JAMES DOOLIN WAS ALREADY AN ESTABlished artist in New York and Australia when he came west to attend UCLA's graduate program in 1967. Under the influence of Los Angeles, he gradually moved away from his abstract “Artificial Landscapes” to the saturated photo-realism for which he is best known. His paintings were successful in a way that is rare and precious — they enabled us to see the places we overlook every day and to recognize that, in spite of its ominous industrial overtones, the city is shot through with a luminous, electric vitality and a psychological potency verging on the mythic.

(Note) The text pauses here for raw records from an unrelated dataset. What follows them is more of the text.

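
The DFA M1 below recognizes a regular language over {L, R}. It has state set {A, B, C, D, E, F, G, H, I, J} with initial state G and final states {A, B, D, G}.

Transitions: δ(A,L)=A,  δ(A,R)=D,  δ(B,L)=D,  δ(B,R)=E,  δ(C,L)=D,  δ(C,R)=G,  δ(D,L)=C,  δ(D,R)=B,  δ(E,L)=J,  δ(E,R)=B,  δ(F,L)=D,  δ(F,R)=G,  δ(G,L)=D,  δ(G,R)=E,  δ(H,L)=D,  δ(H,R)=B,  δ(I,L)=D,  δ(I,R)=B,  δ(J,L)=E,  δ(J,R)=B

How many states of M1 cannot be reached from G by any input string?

Starting at G and following transitions, the reachable set is {B, C, D, E, G, J}. That leaves A, F, H, I unreachable — 4 in total.

4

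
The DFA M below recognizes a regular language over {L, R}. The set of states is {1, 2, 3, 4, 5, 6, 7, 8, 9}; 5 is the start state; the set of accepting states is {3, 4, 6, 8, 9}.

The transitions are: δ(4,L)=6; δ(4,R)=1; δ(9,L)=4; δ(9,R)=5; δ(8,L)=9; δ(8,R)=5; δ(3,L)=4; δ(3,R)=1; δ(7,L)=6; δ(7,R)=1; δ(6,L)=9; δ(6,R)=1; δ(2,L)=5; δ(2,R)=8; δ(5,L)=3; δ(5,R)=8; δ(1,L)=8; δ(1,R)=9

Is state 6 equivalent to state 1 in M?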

In the early '70s, Doolin spent four years on a major work titled Shopping Mall — a large-scale, detailed aerial view of the intersection of Arizona Avenue and Third Street in Santa Monica — which established his reputation as an important contemporary interpreter of the Western landscape. After a fertile exile to the Mojave Desert, he returned to the urban environment of L.A., and in the '90s began documenting it with a complex ambivalence and virtuosic formal sensibility that teetered between allegorical and deadpan realism. In his vertiginous depictions of negative social spaces — bus stops, empty billboards, the dry trough of the L.A. River, the concrete islands between freeway onramps — he managed an unlikely marriage between the lurid sublimity of California landscape tradition and the postindustrial apocalyptic melancholy of J.G. Ballard. The suspicion of easy cynicism was belied by the meticulous craftsmanship of the work — Doolin's compositions, and his subtle but consummate depiction of light, were seldom short of breathtaking.

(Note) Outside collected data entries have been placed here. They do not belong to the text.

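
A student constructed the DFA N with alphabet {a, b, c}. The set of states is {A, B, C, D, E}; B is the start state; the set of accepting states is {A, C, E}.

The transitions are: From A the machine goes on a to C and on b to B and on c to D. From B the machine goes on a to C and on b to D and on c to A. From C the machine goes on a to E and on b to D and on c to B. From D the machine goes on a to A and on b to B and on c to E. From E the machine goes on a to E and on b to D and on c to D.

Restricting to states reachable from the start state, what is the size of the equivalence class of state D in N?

Initial partition by acceptance: {A,C,E} | {B,D}.
Stable partition: {A,C,E} | {B,D} — 2 equivalence classes.
The equivalence class containing D is {B,D}, of size 2.

2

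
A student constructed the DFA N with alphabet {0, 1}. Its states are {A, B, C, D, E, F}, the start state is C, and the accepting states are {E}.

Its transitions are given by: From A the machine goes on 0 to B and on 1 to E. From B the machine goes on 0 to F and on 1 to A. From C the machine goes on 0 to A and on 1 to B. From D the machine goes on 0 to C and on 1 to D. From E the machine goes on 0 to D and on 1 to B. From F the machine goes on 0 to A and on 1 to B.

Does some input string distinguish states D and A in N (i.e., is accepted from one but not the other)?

Yes

All states are reachable from the start state.
Start with accepting vs non-accepting: {E} | {A,B,C,D,F}.
On input 1, block {A,B,C,D,F} splits into {B,C,D,F} and {A}.
Refine {B,C,D,F} on symbol 0: members go to different blocks, giving {B,D} and {C,F}.
Split {B,D} by δ(·,1) → {B} and {D}.
The partition is now stable with 5 blocks: {E} | {B} | {A} | {C,F} | {D}.
D and A end up in different blocks, so they are distinguishable. For instance, the string '1' is accepted from only A.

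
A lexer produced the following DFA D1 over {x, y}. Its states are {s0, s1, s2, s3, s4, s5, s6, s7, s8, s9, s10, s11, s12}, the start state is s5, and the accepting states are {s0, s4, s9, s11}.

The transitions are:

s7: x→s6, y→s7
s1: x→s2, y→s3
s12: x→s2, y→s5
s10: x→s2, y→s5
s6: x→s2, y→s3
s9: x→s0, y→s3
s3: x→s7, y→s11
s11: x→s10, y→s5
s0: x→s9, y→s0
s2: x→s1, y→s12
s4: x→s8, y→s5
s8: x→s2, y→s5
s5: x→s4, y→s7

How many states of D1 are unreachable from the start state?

No path from s5 leads to s0, s9; the other 11 states are all reachable.

2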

Photo by Virginia Lee Hunter


His persistence and vision began to pay off in popular and critical acclaim. In 1994, Doolin was chosen to create four large murals for the new downtown headquarters of the MTA, resulting in Los Angeles Circa 1870, 1910, 1960 and After 2000 — a monumental chronicle of the unbelievably rapid transformation of the bucolic frontier into what the artist described as the “huge, organic circuit board” of the near future. His collaborative design with sculptor and tile artist Anne-Marie Karlsen for the North Hollywood Station of the Red Line was one of the most well-received of the generally disparaged Metro Rail projects, whose drawn-from-a-hat teams of architects, artists and engineers made for a heterogeneous mishmash of styles that only occasionally resolved into a cohesive concept. Public recognition continued to grow as his 1991 work East Wind — one of his signature freeway paintings — was used as the cover of Mike Davis' controversial best-seller Ecology of Fear. His studies for the MTA murals made up the bulk of “James Doolin: Selected Works 1983­Present,” the inaugural exhibition of Cal State Fullerton's adventurous Grand Central Art Center early in 1999.

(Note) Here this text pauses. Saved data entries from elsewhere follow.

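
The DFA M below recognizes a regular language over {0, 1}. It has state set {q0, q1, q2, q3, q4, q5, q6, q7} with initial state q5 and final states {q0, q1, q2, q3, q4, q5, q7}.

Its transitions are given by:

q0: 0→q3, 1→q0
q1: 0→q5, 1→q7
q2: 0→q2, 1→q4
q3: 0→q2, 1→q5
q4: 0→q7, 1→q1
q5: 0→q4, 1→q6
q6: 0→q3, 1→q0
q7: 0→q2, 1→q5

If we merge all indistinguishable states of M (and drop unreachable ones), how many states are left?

P0 = {q0,q1,q2,q3,q4,q5,q7} | {q6}.
Split {q0,q1,q2,q3,q4,q5,q7} by δ(·,1) → {q0,q1,q2,q3,q4,q7} and {q5}.
On input 0, block {q0,q1,q2,q3,q4,q7} splits into {q0,q2,q3,q4,q7} and {q1}.
Refine {q0,q2,q3,q4,q7} on symbol 1: members go to different blocks, giving {q0,q2} and {q3,q7} and {q4}.
Refine {q0,q2} on symbol 0: members go to different blocks, giving {q0} and {q2}.
No further refinement is possible. Final partition (7 blocks): {q0} | {q6} | {q5} | {q1} | {q3,q7} | {q4} | {q2}.

7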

“Some Los Angeles Icons,” Doolin's last solo show at Koplin Gallery in 2000 (his first local gallery show in eight years), finally overcame the L.A. art establishment's prejudice against pictorialism and regionalism, winning critical accolades and an even greater following of artists, collectors and other cognoscenti. Last year one of the works from that show, the mesmerizing, masterful Psychic, became the highlight of the traveling exhibition “Representing L.A.,” and a retrospective at the San Jose Museum of Art (with fellow urban-landscape painter Chester Arnold) titled “Urban Invasion” solidified his reputation as a major Los Angeles artist.


James Doolin, age 70, succumbed to a pulmonary fibrosis on July 22. It is a terrific loss to the L.A. art world that his recent momentum was cut short, but we're lucky to have been shown as much as we have. I'll never look at freeways the same way again.